Ansible fails to connect to newly provisioned EC2 on 3rd task after successful running first 2 tasks

I have a playbook that creates EC2 instances and adds them to an in memory group using the add_host module. I am then able to connect to the in memory group and perform two successful commands before a third fails.

I am seeing this problem just running the same file module to create directories. I have something like this in my main playbook (ec2hosts is the in-memory group creating after provisioning)

  • hosts: ec2hosts
    user: ubuntu
    gather_facts: false
    name: try the setup
    tasks:

  • name: Get EC2 facts
    ec2_metadata_facts:
    register: ec2_facts

  • name: import configure role
    import_role:
    name: configure
    vars:
    efs_ids: “{{ efs_id }}”

The configure role is very simple:

  • name: Make the aws credentials directory
    file:
    state: directory
    path: ~/.aws
  • name: Make the hi directory
    file:
    state: directory
    path: ~/.hi
  • name: Make a temp directory
    file:
    state: directory
    path: ~/.temp
  • name: Make a bar directory
    file:
    state: directory
    path: ~/.bar

And this fails at the Make a temp directory task. The failed output with -vvv looks like:

<35.160.185.188> (0, ‘’, “Warning: Permanently added ‘35.160.185.188’ (ECDSA) to the list of known hosts.\r\n”) <35.160.185.188> ESTABLISH SSH CONNECTION FOR USER: ubuntu <35.160.185.188> SSH: EXEC ssh -o UserKnownHostsFile=/dev/null -o StrictHostKeyChecking=no -i AnsibleTest.pem -o ‘IdentityFile=“[omitted_full_path]/AnsibleTest.pem”’ -o KbdInteractiveAuthentication=no -o PreferredAuthentications=gssapi-with-mic,gssapi-keyex,hostbased,publickey -o PasswordAuthentication=no -o User=ubuntu -o ConnectTimeout=10 -tt 35.160.185.188 ‘/bin/sh -c ‘"’"’/usr/bin/python /home/ubuntu/.ansible/tmp/ansible-tmp-1510596698.75-58373657425242/file.py; rm -rf “/home/ubuntu/.ansible/tmp/ansible-tmp-1510596698.75-58373657425242/” > /dev/null 2>&1 && sleep 0’“'”‘’ <35.160.185.188> (255, ‘’, ‘ssh_exchange_identification: read: Connection reset by peer\r\n’) fatal: [35.160.185.188]: UNREACHABLE! => { “changed”: false, “msg”: “Failed to connect to the host via ssh: ssh_exchange_identification: read: Connection reset by peer\r\n”, “unreachable”: true }

I am using the following ssh_args in my ansible.cfg for the playbook:

ssh_args = -o UserKnownHostsFile=/dev/null -o StrictHostKeyChecking=no -i “AnsibleTest.pem”

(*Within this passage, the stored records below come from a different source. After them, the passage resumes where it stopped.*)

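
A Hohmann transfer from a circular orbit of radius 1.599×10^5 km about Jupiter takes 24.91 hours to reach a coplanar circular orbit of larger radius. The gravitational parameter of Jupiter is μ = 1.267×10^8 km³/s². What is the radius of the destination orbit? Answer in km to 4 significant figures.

Transfer time t = 24.91 hours = 89676 s, and t = π√(a_t³/μ).
So a_t = (μ t²/π²)^(1/3) = (1.267×10^8 × (89676)² / π²)^(1/3) = 4.6911×10^5 km.
Since a_t = (r₁ + r₂)/2, r₂ = 2a_t − r₁ = 2×4.6911×10^5 − 1.599×10^5 = 7.7832×10^5 km.

r₂ = 7.783×10^5 km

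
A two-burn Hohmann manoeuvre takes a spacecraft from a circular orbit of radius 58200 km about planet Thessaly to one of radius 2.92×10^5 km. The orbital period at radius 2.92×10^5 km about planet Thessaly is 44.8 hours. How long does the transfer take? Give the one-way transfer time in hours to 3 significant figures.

t = 10.4 hours

From Kepler's third law T² = 4π²r³/μ at r = 2.92×10^5 km, T = 44.8 hours = 44.8 × 3600 s = 1.6128×10^5 s: μ = 4π²r³/T² = 3.77874×10^7 km³/s².
The Hohmann ellipse has a_t = (r₁ + r₂)/2 = 1.751×10^5 km.
Transfer time t = π√(a_t³/μ) = π√((1.751×10^5)³ / 3.77874×10^7) = 37450 s.
Converting: 37450 s ÷ 3600 s/hour = 10.4 hours.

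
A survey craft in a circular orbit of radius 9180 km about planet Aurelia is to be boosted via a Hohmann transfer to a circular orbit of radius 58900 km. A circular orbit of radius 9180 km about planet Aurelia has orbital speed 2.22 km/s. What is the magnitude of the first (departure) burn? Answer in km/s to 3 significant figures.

Δv₁ = 0.700 km/s

From the circular-orbit relation v² = μ/r at r = 9180 km: μ = v²r = (2.22)² × 9180 = 45242.7 km³/s².
Semi-major axis of the transfer orbit: a_t = (9180 + 58900)/2 = 34040 km.
On the circular orbit at r = 9180 km, v_c = √(μ/r) = 2.2200 km/s.
Vis-viva on the transfer ellipse at r = 9180 km gives v_t = √[μ(2/r − 1/a_t)] = 2.9202 km/s.
Δv₁ = |v_t − v_c| = |2.9202 − 2.2200| = 0.7002 km/s.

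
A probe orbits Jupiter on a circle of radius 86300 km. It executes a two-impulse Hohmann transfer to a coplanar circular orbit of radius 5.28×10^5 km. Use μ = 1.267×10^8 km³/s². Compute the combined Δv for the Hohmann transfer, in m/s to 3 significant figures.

Δv = 19200 m/s

Semi-major axis of the transfer orbit: a_t = (86300 + 5.280×10^5)/2 = 3.0715×10^5 km.
Circular speed at r₁: v₁ = √(μ/r₁) = √(1.267×10^8/86300) = 38.32 km/s.
Transfer-orbit speed at r₁ (vis-viva): v_p = √[μ(2/r₁ − 1/a_t)] = 50.24 km/s.
First burn Δv₁ = |v_p − v₁| = 11.92 km/s.
At r₂, v₂ = √(μ/r₂) = 15.491 km/s.
Transfer-orbit speed at r₂: v_a = √[μ(2/r₂ − 1/a_t)] = 8.2111 km/s.
Second burn Δv₂ = |v₂ − v_a| = 7.280 km/s.
Total Δv = Δv₁ + Δv₂ = 19.20 km/s.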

Does anyone know what’s happening here? This seems pretty weird and I’m stuck.
Thanks!

I eventually fixed this by adding a retries parameter to the [ssh_connection] section of my ansible.cfg so it looks like the below.

[ssh_connection]

ssh_args = -o UserKnownHostsFile=/dev/null -o StrictHostKeyChecking=no
retries = 10

Pretty lame! If anyone finds a better solution please let me know…

Perhaps the instance was not actually up and accessible yet. Did you use wait_for or wait_for_connection after creating the instance to wait and ensure they are up and accessible before moving on?

Yes, I use the wait parameter in the ec2 module. And the weirdest thing is that two of the tasks work before the third fails, so the connection is up and working and then just stops working. I’ve seen this when uploading files as well with messages like “the sftp file transfer mechansi failed”, but the retries work and come to the rescue.

From where I sit, I pretty much don’t see a way to do any of this EC2 stuff without the retries and am surprised no one else has seen this.